Les verts du 10e à la Haye : Lutter contre l'effet de serre, ça commence à la mairie ! (nov 2000)
Par Charlotte le dimanche 19 novembre 2000, 18:42 - Lien permanent
De nombreux verts, dont trois candidats
pour les municipales dans le 10e à Paris, se sont rendus à la Haye pour
participer à l'action internationale du 18 novembre contre le changement
climatique.
Plus de 5 000 personnes venues du monde entier ont construit une digue géante faite de sacs de sable encerclant le centre de conférence où se déroulent depuis une semaine les négociations internationales sur le changement climatique. La digue est un symbole des dangers climatiques, à savoir, en particulier, la montée du niveau des mers.

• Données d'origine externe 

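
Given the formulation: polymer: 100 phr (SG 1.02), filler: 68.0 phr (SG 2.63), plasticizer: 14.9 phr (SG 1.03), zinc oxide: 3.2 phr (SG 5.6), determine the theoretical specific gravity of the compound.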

Les deux têtes de liste vertes du 10e,
Véronique Dubarry et Charlotte Nenner ainsi que Jérôme Gleizes (photo), se sont
joints aux collectif français pour l'action de la Digue, dont les Verts font
partie. "Notre situation est loin d'être aussi catastrophique que celle du
Bangladesh ou des îles du pacifique. Mais depuis la tempête de décembre 1999,
tout le monde comprend ce que les écologistes dénoncent depuis des années. Le
changement climatique est déjà là, c'est à dire ici, à Paris, dans nos bois,
sur nos maisons. Il est plus que temps de retrousser nos manches pour réduire
nos rejets de gaz à effet de serre" a expliqué Véronique Dubarry.
Mais la tête de liste verte aux municipales dans le Xe s'intéresse d'abord aux implications locales de cette lutte : "Si nous allons interpeller les négociateurs de la Haye, nous entendons bien le faire d'abord à la mairie de Paris, notamment dans le Xe ! Car nous sommes aussi la cause de nos malheurs. Il faut savoir qu'un Français rejette sept tonnes de CO2 par an, huit fois plus qu'un Indien !".
Charlotte Nenner, membre de la commission transports des Verts Paris, a précisé : "En France, la principale source de gaz à effet de serre sont les transports routiers et aériens (35 % des rejets). Il faut savoir que pour le transport d'une personne sur un même trajet, une voiture produit 3 fois plus de gaz carbonique qu'un autobus !"
"Par sa densité, Paris est le lieu idéal
pour une politique ambitieuse en faveur des transports collectifs afin de
réduire au maximum notre impact sur le changement climatique. La politique du
tout automobile menée depuis des années en est bien loin. Réduire de 50 % la
place de l'automobile, comme nous le demandons, ce n'est pas seulement sauver
nos poumons et ceux de nos enfants, ce n'est pas seulement reconquérir l'espace
urbain, c'est aussi participer à l'effort planétaire contre la catastrophe
climatique annoncée !" a-t-elle constaté.
"Mais, pour une municipalité, lutter contre l'effet de serre c'est d'abord bien gérer ses immeubles et son activité", a ajouté Jérôme Gleizes. "Il est clair qu'à Paris, ce n'est pas la préoccupation des administrations. On voit partout des lampes gourmandes en énergie, du papier non recyclé, des immeubles mal isolés… Les études officielles montrent qu'avec un peu de volonté, on peut réduire de plus de 50 % les émissions dues aux bâtiments publics. Ce serait autant d'économies dans les crédits de fonctionnement pour les parisiens. Pourquoi ne le fait on pas à Paris ?" s'est-il interrogé.